Itu dikatakan politisi senior Partai Keadilan Sejahtera (PKS) di bidang ekonomi syariah tersebut pada acara Penyuluhan Jasa Keuangan dengan tema Peran OJK Dalam Meningkatkan Literasi dan Inklusi Keuangan Masyarakat.
Penyuluhan ini diselenggarakan dalam rangka mengisi masa reses bekerja sama dengan Otoritas Jasa Keuangan (OJK) di Aula Kantor Kecamatan Cakung, Jakarta Timur pertengahan pekan ini.
Pada kesempatan itu, lulusan Doktor Universitas Airlangga Surabaya ini menjelaskan, masalah keuangan merupakan persoalan yang sangat dekat dengan setiap individu. Semua orang beraktivitas untuk mendapatkan uang, mengatur dan menetapkan alokasi peruntukannya, serta menentukan penggunaannya.
Bahkan untuk memenuhi kebutuhannya, setiap orang dapat mengakses layanan Lembaga keuangan namun tidak semua orang mengetahui dan memahami caranya. Gambaran sederhana diatas merupakan makna dari literasi dan inklusi.

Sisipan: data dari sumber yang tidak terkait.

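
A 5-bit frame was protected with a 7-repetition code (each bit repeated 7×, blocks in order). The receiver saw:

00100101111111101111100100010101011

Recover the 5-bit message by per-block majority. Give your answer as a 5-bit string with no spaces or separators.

01101

Block 1 (0010010): 2 ones → 0
Block 2 (1111111): 7 ones → 1
Block 3 (1011111): 6 ones → 1
Block 4 (0010001): 2 ones → 0
Block 5 (0101011): 4 ones → 1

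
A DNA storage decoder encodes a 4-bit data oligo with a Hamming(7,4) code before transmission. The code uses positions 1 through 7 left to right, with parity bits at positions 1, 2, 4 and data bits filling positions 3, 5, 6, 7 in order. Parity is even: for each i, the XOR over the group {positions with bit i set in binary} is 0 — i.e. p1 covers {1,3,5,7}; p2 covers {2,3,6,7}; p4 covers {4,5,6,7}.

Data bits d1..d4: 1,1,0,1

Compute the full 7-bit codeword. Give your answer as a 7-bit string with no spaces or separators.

1010101

Place data at non-parity positions: p1 p2 1 p4 1 0 1
p1 (pos 1,3,5,7): XOR of data positions = 1⊕1⊕1 = 1
p2 (pos 2,3,6,7): XOR of data positions = 1⊕0⊕1 = 0
p4 (pos 4,5,6,7): XOR of data positions = 1⊕0⊕1 = 0
Codeword: 1010101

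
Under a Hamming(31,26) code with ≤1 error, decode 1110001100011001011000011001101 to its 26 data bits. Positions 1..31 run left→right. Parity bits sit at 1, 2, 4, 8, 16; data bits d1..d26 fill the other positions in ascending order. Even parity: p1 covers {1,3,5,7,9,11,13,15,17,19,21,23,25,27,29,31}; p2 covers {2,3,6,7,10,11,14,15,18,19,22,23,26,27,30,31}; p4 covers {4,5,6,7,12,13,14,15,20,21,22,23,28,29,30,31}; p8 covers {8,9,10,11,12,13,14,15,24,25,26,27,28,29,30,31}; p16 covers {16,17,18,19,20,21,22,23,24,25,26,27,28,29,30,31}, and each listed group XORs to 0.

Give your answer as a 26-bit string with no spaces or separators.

10010001100011000011001101

s1 (pos 1,3,5,7,9,11,13,15,17,19,21,23,25,27,29,31): 1⊕1⊕0⊕1⊕0⊕0⊕1⊕0⊕0⊕1⊕0⊕0⊕1⊕0⊕1⊕1 = 0
s2 (pos 2,3,6,7,10,11,14,15,18,19,22,23,26,27,30,31): 1⊕1⊕0⊕1⊕0⊕0⊕0⊕0⊕1⊕1⊕0⊕0⊕0⊕0⊕0⊕1 = 0
s4 (pos 4,5,6,7,12,13,14,15,20,21,22,23,28,29,30,31): 0⊕0⊕0⊕1⊕1⊕1⊕0⊕0⊕0⊕0⊕0⊕0⊕1⊕1⊕0⊕1 = 0
s8 (pos 8,9,10,11,12,13,14,15,24,25,26,27,28,29,30,31): 1⊕0⊕0⊕0⊕1⊕1⊕0⊕0⊕1⊕1⊕0⊕0⊕1⊕1⊕0⊕1 = 0
s16 (pos 16,17,18,19,20,21,22,23,24,25,26,27,28,29,30,31): 1⊕0⊕1⊕1⊕0⊕0⊕0⊕0⊕1⊕1⊕0⊕0⊕1⊕1⊕0⊕1 = 0
Syndrome s16…s1 = 00000 → no error.
Read data bits from positions 3,5,6,7,9,10,11,12,13,14,15,17,18,19,20,21,22,23,24,25,26,27,28,29,30,31: 10010001100011000011001101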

Menurut data OJK yang dirilis November 2019, tingkat literasi keuangan masyarakat Indonesia mencapai 38,03% dan tingkat inklusinya 76,19 persen. Itu terhitung dalam kategori masih sangat rendah terutama untuk tingkat literasi.
Pemerintah memiliki Strategi Nasional Keuangan Inklusif (SNKI) dalam rangka mendorong pertumbuhan ekonomi, percepatan penanggulangan kemiskinan, pengurangan kesenjangan antar individu dan antar daerah dalam rangka mewujudkan kesejahteraan masyarakat Indonesia.
Kepala sub bagian hubungan kelembagaan OJK, Ferddy Rahmadi yang juga sebagai nara sumber selain menjelaskan tentang OJK, juga menerangkan pengertian dan indeks literasi dan inklusi keuangan, serta peratutan literasi dan inklusi keuangan yang tertuang dalam Peraturan OJK No: 76/2016 (POJK.07/2016).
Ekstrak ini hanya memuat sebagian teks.